When to call in a consultant
• When you need objective third-party insight into what is being said about your company.
• When an activist investor calls, consultants have ‘been there, done that’ and can serve as a valuable intersection between bankers, attorneys, your management and your board thinking through your equity story, your governance position and how to activate media.
• In a crisis or when your company is going through a significant change, such as a financial materiality issue or an executive transition.
• When you want to amplify your company’s financial narrative or boost media exposure of your story.
• When you know exactly what needs to be done, yet need some extra firepower to support your position or help execute your idea.

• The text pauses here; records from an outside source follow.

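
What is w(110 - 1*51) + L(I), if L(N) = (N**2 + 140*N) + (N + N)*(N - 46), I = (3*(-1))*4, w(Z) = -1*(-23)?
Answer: -121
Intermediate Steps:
w(Z) = 23
I = -12 (I = -3*4 = -12)
L(N) = N**2 + 140*N + 2*N*(-46 + N) (L(N) = (N**2 + 140*N) + (2*N)*(-46 + N) = (N**2 + 140*N) + 2*N*(-46 + N) = N**2 + 140*N + 2*N*(-46 + N))
w(110 - 1*51) + L(I) = 23 + 3*(-12)*(16 - 12) = 23 + 3*(-12)*4 = 23 - 144 = -121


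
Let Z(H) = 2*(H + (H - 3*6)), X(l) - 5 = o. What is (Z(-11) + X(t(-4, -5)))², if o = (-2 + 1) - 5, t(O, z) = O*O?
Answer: 6561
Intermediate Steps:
t(O, z) = O²
o = -6 (o = -1 - 5 = -6)
X(l) = -1 (X(l) = 5 - 6 = -1)
Z(H) = -36 + 4*H (Z(H) = 2*(H + (H - 18)) = 2*(H + (-18 + H)) = 2*(-18 + 2*H) = -36 + 4*H)
(Z(-11) + X(t(-4, -5)))² = ((-36 + 4*(-11)) - 1)² = ((-36 - 44) - 1)² = (-80 - 1)² = (-81)² = 6561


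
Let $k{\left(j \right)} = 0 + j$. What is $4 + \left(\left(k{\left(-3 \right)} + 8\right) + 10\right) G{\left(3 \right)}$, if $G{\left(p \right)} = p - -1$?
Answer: $64$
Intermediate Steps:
$G{\left(p \right)} = 1 + p$ ($G{\left(p \right)} = p + 1 = 1 + p$)
$k{\left(j \right)} = j$
$4 + \left(\left(k{\left(-3 \right)} + 8\right) + 10\right) G{\left(3 \right)} = 4 + \left(\left(-3 + 8\right) + 10\right) \left(1 + 3\right) = 4 + \left(5 + 10\right) 4 = 4 + 15 \cdot 4 = 4 + 60 = 64$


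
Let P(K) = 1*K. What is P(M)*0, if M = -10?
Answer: 0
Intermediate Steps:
P(K) = K
P(M)*0 = -10*0 = 0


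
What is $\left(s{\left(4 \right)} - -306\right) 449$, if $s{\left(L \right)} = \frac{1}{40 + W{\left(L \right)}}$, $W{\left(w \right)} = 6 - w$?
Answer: $\frac{5770997}{42} \approx 1.374 \cdot 10^{5}$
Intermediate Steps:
$s{\left(L \right)} = \frac{1}{46 - L}$ ($s{\left(L \right)} = \frac{1}{40 - \left(-6 + L\right)} = \frac{1}{46 - L}$)
$\left(s{\left(4 \right)} - -306\right) 449 = \left(- \frac{1}{-46 + 4} - -306\right) 449 = \left(- \frac{1}{-42} + \left(-204 + 510\right)\right) 449 = \left(\left(-1\right) \left(- \frac{1}{42}\right) + 306\right) 449 = \left(\frac{1}{42} + 306\right) 449 = \frac{12853}{42} \cdot 449 = \frac{5770997}{42}$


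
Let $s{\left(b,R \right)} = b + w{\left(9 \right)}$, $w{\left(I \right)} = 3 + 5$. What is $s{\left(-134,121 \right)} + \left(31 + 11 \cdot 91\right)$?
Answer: $906$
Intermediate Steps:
$w{\left(I \right)} = 8$
$s{\left(b,R \right)} = 8 + b$ ($s{\left(b,R \right)} = b + 8 = 8 + b$)
$s{\left(-134,121 \right)} + \left(31 + 11 \cdot 91\right) = \left(8 - 134\right) + \left(31 + 11 \cdot 91\right) = -126 + \left(31 + 1001\right) = -126 + 1032 = 906$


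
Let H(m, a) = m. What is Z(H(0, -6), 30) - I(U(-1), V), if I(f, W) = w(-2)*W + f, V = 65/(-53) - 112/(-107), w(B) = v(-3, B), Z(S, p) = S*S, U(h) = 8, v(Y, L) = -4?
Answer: -49444/5671 ≈ -8.7188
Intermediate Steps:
Z(S, p) = S²
w(B) = -4
V = -1019/5671 (V = 65*(-1/53) - 112*(-1/107) = -65/53 + 112/107 = -1019/5671 ≈ -0.17969)
I(f, W) = f - 4*W (I(f, W) = -4*W + f = f - 4*W)
Z(H(0, -6), 30) - I(U(-1), V) = 0² - (8 - 4*(-1019/5671)) = 0 - (8 + 4076/5671) = 0 - 1*49444/5671 = 0 - 49444/5671 = -49444/5671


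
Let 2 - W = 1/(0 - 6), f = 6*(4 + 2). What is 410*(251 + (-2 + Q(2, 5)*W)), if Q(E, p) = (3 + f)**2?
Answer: 1453245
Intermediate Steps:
f = 36 (f = 6*6 = 36)
W = 13/6 (W = 2 - 1/(0 - 6) = 2 - 1/(-6) = 2 - 1*(-1/6) = 2 + 1/6 = 13/6 ≈ 2.1667)
Q(E, p) = 1521 (Q(E, p) = (3 + 36)**2 = 39**2 = 1521)
410*(251 + (-2 + Q(2, 5)*W)) = 410*(251 + (-2 + 1521*(13/6))) = 410*(251 + (-2 + 6591/2)) = 410*(251 + 6587/2) = 410*(7089/2) = 1453245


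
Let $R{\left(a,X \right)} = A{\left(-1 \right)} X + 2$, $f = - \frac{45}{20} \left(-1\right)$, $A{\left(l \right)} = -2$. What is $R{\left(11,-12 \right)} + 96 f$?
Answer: $242$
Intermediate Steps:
$f = \frac{9}{4}$ ($f = \left(-45\right) \frac{1}{20} \left(-1\right) = \left(- \frac{9}{4}\right) \left(-1\right) = \frac{9}{4} \approx 2.25$)
$R{\left(a,X \right)} = 2 - 2 X$ ($R{\left(a,X \right)} = - 2 X + 2 = 2 - 2 X$)
$R{\left(11,-12 \right)} + 96 f = \left(2 - -24\right) + 96 \cdot \frac{9}{4} = \left(2 + 24\right) + 216 = 26 + 216 = 242$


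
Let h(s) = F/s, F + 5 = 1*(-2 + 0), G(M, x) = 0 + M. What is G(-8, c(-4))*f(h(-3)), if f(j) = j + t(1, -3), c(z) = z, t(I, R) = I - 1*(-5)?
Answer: -200/3 ≈ -66.667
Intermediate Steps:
t(I, R) = 5 + I (t(I, R) = I + 5 = 5 + I)
G(M, x) = M
F = -7 (F = -5 + 1*(-2 + 0) = -5 + 1*(-2) = -5 - 2 = -7)
h(s) = -7/s
f(j) = 6 + j (f(j) = j + (5 + 1) = j + 6 = 6 + j)
G(-8, c(-4))*f(h(-3)) = -8*(6 - 7/(-3)) = -8*(6 - 7*(-1/3)) = -8*(6 + 7/3) = -8*25/3 = -200/3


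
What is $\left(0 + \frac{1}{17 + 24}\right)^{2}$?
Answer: $\frac{1}{1681} \approx 0.00059488$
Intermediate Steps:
$\left(0 + \frac{1}{17 + 24}\right)^{2} = \left(0 + \frac{1}{41}\right)^{2} = \left(\frac{1}{41}\right)^{2} = \frac{1}{1681}$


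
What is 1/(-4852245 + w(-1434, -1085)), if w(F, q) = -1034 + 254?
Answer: -1/4853025 ≈ -2.0606e-7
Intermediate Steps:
w(F, q) = -780
1/(-4852245 + w(-1434, -1085)) = 1/(-4852245 - 780) = 1/(-4853025) = -1/4853025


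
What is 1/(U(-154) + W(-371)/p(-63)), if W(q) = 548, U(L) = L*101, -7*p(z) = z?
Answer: -9/139438 ≈ -6.4545e-5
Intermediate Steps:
p(z) = -z/7
U(L) = 101*L
1/(U(-154) + W(-371)/p(-63)) = 1/(101*(-154) + 548/((-1/7*(-63)))) = 1/(-15554 + 548/9) = 1/(-139438/9) = -9/139438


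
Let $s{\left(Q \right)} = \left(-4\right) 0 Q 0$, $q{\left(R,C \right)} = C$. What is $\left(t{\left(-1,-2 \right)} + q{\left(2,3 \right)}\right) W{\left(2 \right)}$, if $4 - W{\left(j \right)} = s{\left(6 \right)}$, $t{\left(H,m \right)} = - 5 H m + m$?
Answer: $-36$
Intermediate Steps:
$t{\left(H,m \right)} = m - 5 H m$ ($t{\left(H,m \right)} = - 5 H m + m = m - 5 H m$)
$s{\left(Q \right)} = 0$ ($s{\left(Q \right)} = 0 Q 0 = 0 \cdot 0 = 0$)
$W{\left(j \right)} = 4$ ($W{\left(j \right)} = 4 - 0 = 4 + 0 = 4$)
$\left(t{\left(-1,-2 \right)} + q{\left(2,3 \right)}\right) W{\left(2 \right)} = \left(- 2 \left(1 - -5\right) + 3\right) 4 = \left(- 2 \left(1 + 5\right) + 3\right) 4 = \left(\left(-2\right) 6 + 3\right) 4 = \left(-12 + 3\right) 4 = \left(-9\right) 4 = -36$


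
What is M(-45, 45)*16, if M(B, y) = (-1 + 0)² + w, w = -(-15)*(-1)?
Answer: -224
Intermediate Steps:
w = -15 (w = -5*3 = -15)
M(B, y) = -14 (M(B, y) = (-1 + 0)² - 15 = (-1)² - 15 = 1 - 15 = -14)
M(-45, 45)*16 = -14*16 = -224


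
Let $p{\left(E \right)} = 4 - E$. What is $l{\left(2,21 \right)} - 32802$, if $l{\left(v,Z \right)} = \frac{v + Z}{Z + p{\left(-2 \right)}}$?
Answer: $- \frac{885631}{27} \approx -32801.0$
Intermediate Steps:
$l{\left(v,Z \right)} = \frac{Z + v}{6 + Z}$ ($l{\left(v,Z \right)} = \frac{v + Z}{Z + \left(4 - -2\right)} = \frac{Z + v}{Z + \left(4 + 2\right)} = \frac{Z + v}{Z + 6} = \frac{Z + v}{6 + Z}$)
$l{\left(2,21 \right)} - 32802 = \frac{21 + 2}{6 + 21} - 32802 = \frac{1}{27} \cdot 23 - 32802 = \frac{23}{27} - 32802 = - \frac{885631}{27}$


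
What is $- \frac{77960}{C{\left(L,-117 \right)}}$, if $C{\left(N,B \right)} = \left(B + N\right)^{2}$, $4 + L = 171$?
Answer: $- \frac{3898}{125} \approx -31.184$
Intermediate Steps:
$L = 167$ ($L = -4 + 171 = 167$)
$- \frac{77960}{C{\left(L,-117 \right)}} = - \frac{77960}{\left(-117 + 167\right)^{2}} = - \frac{77960}{50^{2}} = - \frac{77960}{2500} = \left(-77960\right) \frac{1}{2500} = - \frac{3898}{125}$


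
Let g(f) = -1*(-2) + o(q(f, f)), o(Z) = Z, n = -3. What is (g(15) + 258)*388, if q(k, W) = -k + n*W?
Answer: 77600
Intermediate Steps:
q(k, W) = -k - 3*W
g(f) = 2 - 4*f (g(f) = -1*(-2) + (-f - 3*f) = 2 - 4*f)
(g(15) + 258)*388 = ((2 - 4*15) + 258)*388 = ((2 - 60) + 258)*388 = (-58 + 258)*388 = 200*388 = 77600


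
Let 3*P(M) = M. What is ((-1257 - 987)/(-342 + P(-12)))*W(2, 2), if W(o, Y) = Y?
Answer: 2244/173 ≈ 12.971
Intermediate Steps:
P(M) = M/3
((-1257 - 987)/(-342 + P(-12)))*W(2, 2) = ((-1257 - 987)/(-342 + (1/3)*(-12)))*2 = -2244/(-342 - 4)*2 = -2244/(-346)*2 = -2244*(-1/346)*2 = (1122/173)*2 = 2244/173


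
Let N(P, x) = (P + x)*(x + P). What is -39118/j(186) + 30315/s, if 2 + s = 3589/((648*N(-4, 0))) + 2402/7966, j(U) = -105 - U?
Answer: -362112693051866/16250759103 ≈ -22283.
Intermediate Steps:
N(P, x) = (P + x)² (N(P, x) = (P + x)*(P + x) = (P + x)²)
s = -55844533/41295744 (s = -2 + (3589/((648*(-4 + 0)²)) + 2402/7966) = -2 + (3589/((648*(-4)²)) + 2402*(1/7966)) = -2 + (3589/((648*16)) + 1201/3983) = -2 + (3589/10368 + 1201/3983) = -2 + 26746955/41295744 = -55844533/41295744 ≈ -1.3523)
-39118/j(186) + 30315/s = -39118/(-105 - 1*186) + 30315/(-55844533/41295744) = -39118/(-105 - 186) + 30315*(-41295744/55844533) = -39118/(-291) - 1251880479360/55844533 = -39118*(-1/291) - 1251880479360/55844533 = 39118/291 - 1251880479360/55844533 = -362112693051866/16250759103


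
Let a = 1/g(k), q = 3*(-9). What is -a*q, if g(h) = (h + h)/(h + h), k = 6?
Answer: 27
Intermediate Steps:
q = -27
g(h) = 1 (g(h) = (2*h)/((2*h)) = (2*h)*(1/(2*h)) = 1)
a = 1 (a = 1/1 = 1)
-a*q = -(-27) = -1*(-27) = 27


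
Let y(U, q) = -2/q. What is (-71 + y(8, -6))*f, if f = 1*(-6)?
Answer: 424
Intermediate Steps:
f = -6
(-71 + y(8, -6))*f = (-71 - 2/(-6))*(-6) = (-71 - 2*(-⅙))*(-6) = (-71 + ⅓)*(-6) = -212/3*(-6) = 424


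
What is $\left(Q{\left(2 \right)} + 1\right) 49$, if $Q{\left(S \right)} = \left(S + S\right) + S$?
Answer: $343$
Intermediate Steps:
$Q{\left(S \right)} = 3 S$ ($Q{\left(S \right)} = 2 S + S = 3 S$)
$\left(Q{\left(2 \right)} + 1\right) 49 = \left(3 \cdot 2 + 1\right) 49 = \left(6 + 1\right) 49 = 7 \cdot 49 = 343$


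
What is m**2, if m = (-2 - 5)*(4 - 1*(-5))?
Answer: 3969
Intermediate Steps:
m = -63 (m = -7*(4 + 5) = -7*9 = -63)
m**2 = (-63)**2 = 3969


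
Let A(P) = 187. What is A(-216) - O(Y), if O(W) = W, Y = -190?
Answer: 377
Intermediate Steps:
A(-216) - O(Y) = 187 - 1*(-190) = 187 + 190 = 377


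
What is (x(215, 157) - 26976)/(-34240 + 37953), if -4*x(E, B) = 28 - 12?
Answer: -26980/3713 ≈ -7.2664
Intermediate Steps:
x(E, B) = -4 (x(E, B) = -(28 - 12)/4 = -¼*16 = -4)
(x(215, 157) - 26976)/(-34240 + 37953) = (-4 - 26976)/(-34240 + 37953) = -26980/3713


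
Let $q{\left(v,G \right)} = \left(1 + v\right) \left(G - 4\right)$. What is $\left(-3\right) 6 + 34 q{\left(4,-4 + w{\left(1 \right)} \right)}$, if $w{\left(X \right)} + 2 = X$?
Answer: $-1548$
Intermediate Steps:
$w{\left(X \right)} = -2 + X$
$q{\left(v,G \right)} = \left(1 + v\right) \left(-4 + G\right)$
$\left(-3\right) 6 + 34 q{\left(4,-4 + w{\left(1 \right)} \right)} = \left(-3\right) 6 + 34 \left(-4 + \left(-4 + \left(-2 + 1\right)\right) - 16 + \left(-4 + \left(-2 + 1\right)\right) 4\right) = -18 + 34 \left(-4 - 5 - 16 + \left(-4 - 1\right) 4\right) = -18 + 34 \left(-4 - 5 - 16 - 20\right) = -18 + 34 \left(-45\right) = -18 - 1530 = -1548$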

• When you want to conduct an audit to potentially improve your IR program with insights into what is new or best practice in your space.
• When you are planning a spin-off or IPO.
• When you need some extra support – strategic or tactical – for an analyst day or special event.
• When your company is the subject of media speculation on a potential (or actual) merger, acquisition or other transaction.
Deb Wasser is executive vice president at Edelman Financial Communications & Special Situations.